Страшные вещи разворачивались на глазах у пастора, когда оголтелая братия врывалась в дома евреев, круша все вокруг. Он будто очнулся от того ступора, в который вогнала его пропажа ребенка, и сам он невольно спровоцировал этот погром. Он метался между бандитами и жертвами, не заботясь о собственной безопасности, — напрасно! Никто не обращал на него внимания. Его просто отпихивали в сторону, и друзья с немалыми усилиями вытащили его из этого пекла. Завидев солдат с их командиром, он из последних сил постарался положить конец этому кошмару, в развязывании которого чувствовал свою вину. А теперь его силы иссякли, и ему не оставалось ничего другого, как положиться на волю Божью.
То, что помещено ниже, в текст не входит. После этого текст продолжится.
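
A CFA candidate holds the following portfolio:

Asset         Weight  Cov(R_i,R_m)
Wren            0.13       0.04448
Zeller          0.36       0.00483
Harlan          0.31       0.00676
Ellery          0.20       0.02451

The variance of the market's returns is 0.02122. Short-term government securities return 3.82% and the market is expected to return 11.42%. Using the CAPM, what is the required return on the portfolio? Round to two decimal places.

β_Wren = 0.04448 / 0.02122 = 2.0961
β_Zeller = 0.00483 / 0.02122 = 0.2276
β_Harlan = 0.00676 / 0.02122 = 0.3186
β_Ellery = 0.02451 / 0.02122 = 1.1550
β_P = Σ w_i β_i = 0.13×2.0961 + 0.36×0.2276 + 0.31×0.3186 + 0.20×1.1550 = 0.6842
MRP = 11.42% − 3.82% = 7.60%
E(R_P) = R_f + β_P × MRP = 3.82% + 0.6842 × 7.60% = 9.02%

9.02%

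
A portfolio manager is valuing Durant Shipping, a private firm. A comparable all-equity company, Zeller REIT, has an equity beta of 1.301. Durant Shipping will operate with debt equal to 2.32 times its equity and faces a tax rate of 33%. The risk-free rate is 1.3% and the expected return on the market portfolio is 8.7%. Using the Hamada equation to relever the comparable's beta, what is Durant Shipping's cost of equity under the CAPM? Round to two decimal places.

25.89%

β_L = β_U × [1 + (1 − t)(D/E)] = 1.301 × [1 + (1 − 0.33) × 2.32]
    = 1.301 × [1 + 0.67 × 2.32] = 1.301 × 2.5544 = 3.3233
MRP = 8.7% − 1.3% = 7.40%
E(R) = R_f + β_L × MRP = 1.3% + 3.3233 × 7.4% = 25.89%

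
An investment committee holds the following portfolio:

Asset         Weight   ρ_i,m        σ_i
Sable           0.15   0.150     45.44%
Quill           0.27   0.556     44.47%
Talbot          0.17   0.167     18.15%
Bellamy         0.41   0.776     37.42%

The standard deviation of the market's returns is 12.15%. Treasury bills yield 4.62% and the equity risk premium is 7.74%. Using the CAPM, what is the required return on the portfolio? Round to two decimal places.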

Между тем Хайнц приводил в чувство Берла Вайнштейна. К счастью, сцена с пастором Боде отвлекла внимание солдат, и Берл легко отделался. Поддерживаемый Хайнцем, он приподнялся и ошалело повертел головой. Его взгляд упал на Хайнца, потом на бумагу в своей руке, и в памяти вмиг всплыло все, что произошло. Он с отвращением оттолкнул поддерживающую его руку, перекатился на живот, шатаясь, поднялся и разорвал свое свидетельство в мелкие клочья. Еще некрепко держась на ногах и хватая ртом воздух, он исподлобья пожирал Хайнца ненавидящим взглядом, потом неожиданно бросил клочки ему в лицо, сопроводил смачным плевком и взвизгнул:
— Мешумад!
Поддерживая обеими руками живот, причинявший нестерпимую боль, он бешеными скачками бросился прочь.
Хайнц, отершись, смотрел ему вслед. Смысл незнакомого слова он понял.
Жуткие вопли, теперь не из Рыбного переулка, заставили его опомниться. Разгоряченная орава погромщиков валом перекатилась в начало Виленской улицы, где стоял дом Шленкеров, чтобы там продолжить свои бесчинства. Хайнц стрелой пролетел через площадь и забарабанил в знакомые двери.
Он скорее почуял, чем услышал, как приоткрылся ставень, и отступил к окну, чтобы его было видно.
Сразу за этим послышалась возня с засовом, и дверь слегка приотворилась. Он поспешно скользнул внутрь, и засов встал на место. В сенях было темно, лишь угадывался стройный силуэт Ривки.
— Вы пришли… — прошептала она. — Вы пришли… чтобы… чтобы быть с нами…
Она замолчала, и Хайнц не находил слов. Их руки встретились в темноте, и пальцы нечаянно сплелись. Казалось, прошла вечность. Потом открылась дверь справа.
— Кто там? — ровным голосом спросил Мойша Шленкер.
Хайнц, не в состоянии выдавить ни звука, переступил порог. Мойша Шленкер, сидевший в мягком кресле с высокой спинкой над увесистым фолиантом, в изумлении поднялся и приветствовал гостя.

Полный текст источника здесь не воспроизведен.